Es wurde beschlossen, in einem offenen Pavillon dieses Gartens das Souper einzunehmen, wozu der Marchese ohne unser Wissen ein kleines Konzert veranstaltet hatte, das ganz auserlesen war. Besonders ließ sich eine junge Sängerin dabei hören, die uns alle durch ihre liebliche Stimme wie durch ihre reizende Figur entzückte. Auf den Prinzen schien nichts Eindruck zu machen; er sprach wenig und antwortete zerstreut, seine Augen waren unruhig nach der Gegend gekehrt, woher Biondello kommen mußte; eine große Bewegung schien in seinem Innern vorzugehen. Civitella fragte, wie ihm die Kirche gefallen hätte; er wußte nichts davon zu sagen. Man sprach von einigen vorzüglichen Gemälden, die sie merkwürdig machten; er hatte keine Gemälde gesehen. Wir merkten, daß unsere Fragen ihn belästigten, und schwiegen. Eine Stunde verging nach der andern, und Biondello kam noch immer nicht. Des Prinzen Ungeduld stieg aufs höchste; er hob die Tafel frühzeitig auf und ging in einer abgelegenen Allee ganz allein mit starken Schritten auf und nieder. Niemand begriff, was ihm begegnet sein mochte. Ich wagte es nicht, ihn um die Ursache einer so seltsamen Veränderung zu befragen; es ist schon lange, daß ich mir die vorigen Vertraulichkeiten nicht mehr bei ihm herausnehme. Mit desto mehr Ungeduld erwartete ich Biondellos Zurückkunft, der mir dieses Rätsel aufklären sollte.
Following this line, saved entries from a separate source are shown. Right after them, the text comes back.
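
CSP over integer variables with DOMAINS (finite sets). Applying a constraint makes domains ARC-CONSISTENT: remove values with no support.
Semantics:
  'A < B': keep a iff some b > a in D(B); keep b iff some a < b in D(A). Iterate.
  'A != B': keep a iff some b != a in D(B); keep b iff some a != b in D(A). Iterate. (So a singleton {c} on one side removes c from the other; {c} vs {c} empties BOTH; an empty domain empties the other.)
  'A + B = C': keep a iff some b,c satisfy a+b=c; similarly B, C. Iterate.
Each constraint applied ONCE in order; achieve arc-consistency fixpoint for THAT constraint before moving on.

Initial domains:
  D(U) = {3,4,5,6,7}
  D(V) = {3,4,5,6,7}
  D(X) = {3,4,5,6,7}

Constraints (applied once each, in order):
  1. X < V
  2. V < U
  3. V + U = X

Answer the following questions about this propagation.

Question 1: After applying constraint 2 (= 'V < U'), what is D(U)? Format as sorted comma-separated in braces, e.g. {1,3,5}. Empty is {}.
Answer: {5,6,7}

Derivation:
Constraint 1 (X < V) on D(X)={3,4,5,6,7} D(V)={3,4,5,6,7}: X {3,4,5,6,7}->{3,4,5,6}; V {3,4,5,6,7}->{4,5,6,7}
Constraint 2 (V < U) on D(V)={4,5,6,7} D(U)={3,4,5,6,7}: V {4,5,6,7}->{4,5,6}; U {3,4,5,6,7}->{5,6,7}
So after constraint 2: D(U) = {5,6,7}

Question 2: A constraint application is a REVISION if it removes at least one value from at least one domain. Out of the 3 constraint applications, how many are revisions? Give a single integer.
Constraint 1 (X < V) on D(X)={3,4,5,6,7} D(V)={3,4,5,6,7}: X {3,4,5,6,7}->{3,4,5,6}; V {3,4,5,6,7}->{4,5,6,7} => REVISION
Constraint 2 (V < U) on D(V)={4,5,6,7} D(U)={3,4,5,6,7}: V {4,5,6,7}->{4,5,6}; U {3,4,5,6,7}->{5,6,7} => REVISION
Constraint 3 (V + U = X) on D(V)={4,5,6} D(U)={5,6,7} D(X)={3,4,5,6}: V {4,5,6}->{}; U {5,6,7}->{}; X {3,4,5,6}->{} => REVISION
Total revisions = 3

Answer: 3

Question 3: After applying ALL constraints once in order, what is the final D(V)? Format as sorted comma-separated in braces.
Constraint 1 (X < V) on D(X)={3,4,5,6,7} D(V)={3,4,5,6,7}: X {3,4,5,6,7}->{3,4,5,6}; V {3,4,5,6,7}->{4,5,6,7}
Constraint 2 (V < U) on D(V)={4,5,6,7} D(U)={3,4,5,6,7}: V {4,5,6,7}->{4,5,6}; U {3,4,5,6,7}->{5,6,7}
Constraint 3 (V + U = X) on D(V)={4,5,6} D(U)={5,6,7} D(X)={3,4,5,6}: V {4,5,6}->{}; U {5,6,7}->{}; X {3,4,5,6}->{}
So after all 3 constraints: D(V) = {}

Answer: {}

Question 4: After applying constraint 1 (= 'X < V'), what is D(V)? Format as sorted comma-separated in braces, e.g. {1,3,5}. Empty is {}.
Constraint 1 (X < V) on D(X)={3,4,5,6,7} D(V)={3,4,5,6,7}: X {3,4,5,6,7}->{3,4,5,6}; V {3,4,5,6,7}->{4,5,6,7}
So after constraint 1: D(V) = {4,5,6,7}

Answer: {4,5,6,7}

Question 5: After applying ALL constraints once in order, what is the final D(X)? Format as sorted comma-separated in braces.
Answer: {}

Derivation:
Constraint 1 (X < V) on D(X)={3,4,5,6,7} D(V)={3,4,5,6,7}: X {3,4,5,6,7}->{3,4,5,6}; V {3,4,5,6,7}->{4,5,6,7}
Constraint 2 (V < U) on D(V)={4,5,6,7} D(U)={3,4,5,6,7}: V {4,5,6,7}->{4,5,6}; U {3,4,5,6,7}->{5,6,7}
Constraint 3 (V + U = X) on D(V)={4,5,6} D(U)={5,6,7} D(X)={3,4,5,6}: V {4,5,6}->{}; U {5,6,7}->{}; X {3,4,5,6}->{}
So after all 3 constraints: D(X) = {}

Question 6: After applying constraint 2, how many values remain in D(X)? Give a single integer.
Answer: 4

Derivation:
Constraint 1 (X < V) on D(X)={3,4,5,6,7} D(V)={3,4,5,6,7}: X {3,4,5,6,7}->{3,4,5,6}; V {3,4,5,6,7}->{4,5,6,7}
Constraint 2 (V < U) on D(V)={4,5,6,7} D(U)={3,4,5,6,7}: V {4,5,6,7}->{4,5,6}; U {3,4,5,6,7}->{5,6,7}
So after constraint 2: D(X)={3,4,5,6}, size = 4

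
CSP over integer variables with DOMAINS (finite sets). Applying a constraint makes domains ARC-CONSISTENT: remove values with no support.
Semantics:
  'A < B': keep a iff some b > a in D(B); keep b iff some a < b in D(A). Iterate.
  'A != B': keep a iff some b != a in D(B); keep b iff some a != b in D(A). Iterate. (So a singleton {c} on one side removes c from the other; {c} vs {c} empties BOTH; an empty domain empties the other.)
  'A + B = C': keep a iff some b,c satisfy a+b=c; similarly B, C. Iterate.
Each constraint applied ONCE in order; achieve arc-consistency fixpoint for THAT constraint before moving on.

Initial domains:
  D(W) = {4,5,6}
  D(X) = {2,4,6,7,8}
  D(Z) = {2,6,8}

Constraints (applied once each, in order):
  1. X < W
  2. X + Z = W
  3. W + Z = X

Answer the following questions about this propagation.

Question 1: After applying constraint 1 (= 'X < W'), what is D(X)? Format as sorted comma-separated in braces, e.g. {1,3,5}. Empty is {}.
Answer: {2,4}

Derivation:
Constraint 1 (X < W) on D(X)={2,4,6,7,8} D(W)={4,5,6}: X {2,4,6,7,8}->{2,4}
So after constraint 1: D(X) = {2,4}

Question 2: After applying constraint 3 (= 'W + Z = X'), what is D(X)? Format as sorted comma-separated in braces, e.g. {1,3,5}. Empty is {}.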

Es war nach zehn Uhr, als er wiederkam. Die Nachrichten, die er dem Prinzen mitbrachte, trugen nichts dazu bei, diesen gesprächiger zu machen. Mißmutig trat er zur Gesellschaft, die Gondel wurde bestellt, und bald darauf fuhren wir nach Hause.

Den ganzen Abend konnte ich keine Gelegenheit finden, Biondello zu sprechen; ich mußte mich also mit meiner unbefriedigten Neugierde schlafen legen. Der Prinz hatte uns frühzeitig entlassen; aber tausend Gedanken, die mir durch den Kopf gingen, erhielten mich munter. Lange hört' ich ihn über meinem Schlafzimmer auf und nieder gehen; endlich überwältigte mich der Schlaf. Spät nach Mitternacht erweckte mich eine Stimme – eine Hand fuhr über mein Gesicht; wie ich aufsah, war es der Prinz, der, ein Licht in der Hand, vor meinem Bette stand. Er könne nicht einschlafen, sagte er und bat mich, ihm die Nacht verkürzen zu helfen. Ich wollte mich in meine Kleider werfen – er befahl mir zu bleiben, und setzte sich zu mir vor das Bette.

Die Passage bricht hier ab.